Tepat kemarin, New York Times mengungkap bahwa Zuckerberg sendiri memimpin pengembangan aplikasi pasar prediksi Arena — pengguna dapat bertaruh pada hasil pemilihan, olahraga, peristiwa internasional, tetapi dengan chip berupa poin. Bukan dolar, bukan USDC, melainkan 'kacang hijau' (poin virtual).

Ya! Seperti itu, yang meski kamu kalah bermain mahjong sepanjang malam juga tidak akan merasa kecewa.

Pelajaran Apa yang Bisa Dibeli dengan $90 Miliar?

Mari kita ulas kembali "Kronologi Pembakaran Uang" Meta.

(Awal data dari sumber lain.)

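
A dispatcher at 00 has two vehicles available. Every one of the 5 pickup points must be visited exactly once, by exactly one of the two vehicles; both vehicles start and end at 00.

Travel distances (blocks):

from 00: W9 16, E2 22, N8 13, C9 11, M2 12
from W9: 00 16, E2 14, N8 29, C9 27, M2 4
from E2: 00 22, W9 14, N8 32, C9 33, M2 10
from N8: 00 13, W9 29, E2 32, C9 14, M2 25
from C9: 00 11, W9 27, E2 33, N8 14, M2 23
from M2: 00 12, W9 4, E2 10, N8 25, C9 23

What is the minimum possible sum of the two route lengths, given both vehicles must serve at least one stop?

There are 2^4 − 1 = 15 ways to divide the 5 stops into two non-empty groups. For each, the best each vehicle can do is its own shortest tour through its group:
  {W9} + {E2, N8, C9, M2}: 32 + 79 = 111
  {E2} + {W9, N8, C9, M2}: 44 + 70 = 114
  {W9, E2} + {N8, C9, M2}: 52 + 62 = 114
  {N8} + {W9, E2, C9, M2}: 26 + 74 = 100
  {W9, N8} + {E2, C9, M2}: 58 + 66 = 124
  {E2, N8} + {W9, C9, M2}: 67 + 54 = 121
  … (15 splits in total)
  {N8, C9} + {W9, E2, M2}: 38 + 52 = 90  ← best
Best: vehicle 1 00 → N8 → C9 → 00 = 38; vehicle 2 00 → W9 → E2 → M2 → 00 = 52; combined 90.

Minimum combined distance: 90 blocks.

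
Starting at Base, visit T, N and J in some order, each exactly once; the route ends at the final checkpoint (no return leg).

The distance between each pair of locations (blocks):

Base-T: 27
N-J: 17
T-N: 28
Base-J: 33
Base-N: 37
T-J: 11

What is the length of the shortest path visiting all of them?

Minimum one-way distance = 55 blocks.

There are 3! = 6 possible orderings.
Base → T → N → J: 27+28+17 = 72
Base → T → J → N: 27+11+17 = 55
Base → N → T → J: 37+28+11 = 76
Base → N → J → T: 37+17+11 = 65
Base → J → T → N: 33+11+28 = 72
Base → J → N → T: 33+17+28 = 78
The minimum is 55.
One shortest path: Base → T → J → N.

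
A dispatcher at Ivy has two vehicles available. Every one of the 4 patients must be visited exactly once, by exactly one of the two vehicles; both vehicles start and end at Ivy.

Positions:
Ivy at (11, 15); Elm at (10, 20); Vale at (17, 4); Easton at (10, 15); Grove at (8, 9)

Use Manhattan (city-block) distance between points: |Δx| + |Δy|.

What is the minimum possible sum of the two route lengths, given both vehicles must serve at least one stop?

Minimum combined distance: 52.

Check every non-empty split of the stops between the two vehicles; for each half take its own optimal tour:
  {Elm} + {Vale, Easton, Grove}: 12 + 40 = 52
  {Vale} + {Elm, Easton, Grove}: 34 + 28 = 62
  {Elm, Vale} + {Easton, Grove}: 46 + 18 = 64
  {Easton} + {Elm, Vale, Grove}: 2 + 50 = 52
  {Elm, Easton} + {Vale, Grove}: 12 + 40 = 52
  {Vale, Easton} + {Elm, Grove}: 36 + 28 = 64
  … (7 splits in total)
Best: vehicle 1 Ivy → Elm → Ivy = 12; vehicle 2 Ivy → Vale → Grove → Easton → Ivy = 40; combined 52.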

2021, Zuckerberg mengganti nama Facebook menjadi Meta, bertekad membangun metaverse. Departemen Reality Labs-nya mulai menghamburkan uang dengan gila-gilaan — headset VR, platform sosial virtual Horizon Worlds, ruang kerja imersif......

Hasilnya?

Pengguna aktif bulanan Horizon Worlds pernah turun di bawah 200 ribu, bahkan tidak mencapai target awal 500 ribu. Rugi $17,7 miliar pada 2024, rugi $19,2 miliar pada 2025, kerugian kumulatif mendekati $90 miliar. 90 miliar. Angka ini cukup untuk membeli beberapa Polymarket.

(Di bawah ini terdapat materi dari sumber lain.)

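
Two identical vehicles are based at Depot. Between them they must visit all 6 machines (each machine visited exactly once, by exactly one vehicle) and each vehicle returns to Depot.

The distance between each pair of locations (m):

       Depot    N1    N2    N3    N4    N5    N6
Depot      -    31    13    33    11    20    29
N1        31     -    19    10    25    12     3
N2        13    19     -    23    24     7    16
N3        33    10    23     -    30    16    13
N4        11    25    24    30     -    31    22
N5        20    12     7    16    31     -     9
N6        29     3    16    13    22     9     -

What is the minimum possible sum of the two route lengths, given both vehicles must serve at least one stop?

Try each way of splitting the stops between the two vehicles (each non-empty) and, for each split, find the best tour for each vehicle:
  {N1} + {N2, N3, N4, N5, N6}: 62 + 82 = 144
  {N2} + {N1, N3, N4, N5, N6}: 26 + 82 = 108
  {N1, N2} + {N3, N4, N5, N6}: 63 + 82 = 145
  {N3} + {N1, N2, N4, N5, N6}: 66 + 68 = 134
  {N1, N3} + {N2, N4, N5, N6}: 74 + 62 = 136
  {N2, N3} + {N1, N4, N5, N6}: 69 + 68 = 137
  … (31 splits in total)
  {N4} + {N1, N2, N3, N5, N6}: 22 + 75 = 97  ← best
Best: vehicle 1 Depot → N4 → Depot = 22; vehicle 2 Depot → N2 → N5 → N6 → N1 → N3 → Depot = 75; combined 97.

Minimum combined distance: 97 m.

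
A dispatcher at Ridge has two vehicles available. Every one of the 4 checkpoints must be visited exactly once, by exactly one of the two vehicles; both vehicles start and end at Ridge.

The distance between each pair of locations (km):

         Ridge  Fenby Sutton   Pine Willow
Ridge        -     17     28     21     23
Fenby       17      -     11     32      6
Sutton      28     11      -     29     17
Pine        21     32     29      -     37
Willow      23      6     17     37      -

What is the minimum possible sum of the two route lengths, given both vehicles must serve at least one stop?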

Dan Meta sendiri mengakui, skala kerugian pada 2026 "sebanding dengan 2025".

Artinya, lubang tanpa dasar metaverse ini belum terisi, Zuckerberg sudah tak sabar menggali lubang baru di sampingnya.

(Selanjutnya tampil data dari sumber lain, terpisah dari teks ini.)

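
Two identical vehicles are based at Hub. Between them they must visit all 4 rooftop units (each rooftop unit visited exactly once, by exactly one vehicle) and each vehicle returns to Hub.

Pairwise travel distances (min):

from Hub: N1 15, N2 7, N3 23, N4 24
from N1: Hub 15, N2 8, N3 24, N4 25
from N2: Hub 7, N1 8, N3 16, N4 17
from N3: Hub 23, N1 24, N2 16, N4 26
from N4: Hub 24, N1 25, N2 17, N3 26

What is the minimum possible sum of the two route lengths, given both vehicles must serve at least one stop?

Check every non-empty split of the stops between the two vehicles; for each half take its own optimal tour:
  {N1} + {N2, N3, N4}: 30 + 73 = 103
  {N2} + {N1, N3, N4}: 14 + 89 = 103
  {N1, N2} + {N3, N4}: 30 + 73 = 103
  {N3} + {N1, N2, N4}: 46 + 64 = 110
  {N1, N3} + {N2, N4}: 62 + 48 = 110
  {N2, N3} + {N1, N4}: 46 + 64 = 110
  … (7 splits in total)
Best: vehicle 1 Hub → N1 → Hub = 30; vehicle 2 Hub → N2 → N3 → N4 → Hub = 73; combined 103.

103 min — the smallest possible combined total.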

Dari "Mengubah Dunia" ke "Menjiplak PR Orang Lain"

Menariknya, ini bukan pertama kalinya Meta membuat pasar prediksi.

Awal pandemi 2020, Meta pernah meluncurkan aplikasi prediksi crowdsourcing bernama Forecast, yang memungkinkan pengguna menebak arah peristiwa terkini. Hasilnya? 2022 diam-diam dihapus dari pasaran.

Saat itu Polymarket belum populer, Kalshi belum memenangkan gugatan melawan CFTC, volume perdagangan pasar prediksi tahunan masih di bawah $50 miliar.

Sekarang? 2026 volume perdagangan industri telah menembus $130 miliar, valuasi Kalshi menyerang $40 miliar, valuasi Polymarket $9–15 miliar.

Orang lain memperbesar kue, Zuckerberg datang mencium aromanya.

Apakah taktik ini familiar? Snapchat punya Stories → Instagram punya Stories. TikTok viral dengan video pendek → Meta punya Reels. Twitter masih bernapas → Meta punya Threads.

Setiap kalinya: Kamu viral, aku jiplak, aku hancurkan kamu dengan 3,5 miliar traffic.

Seringnya, taktik ini memang efektif. Tapi pasar prediksi bukan video pendek, juga bukan Stories.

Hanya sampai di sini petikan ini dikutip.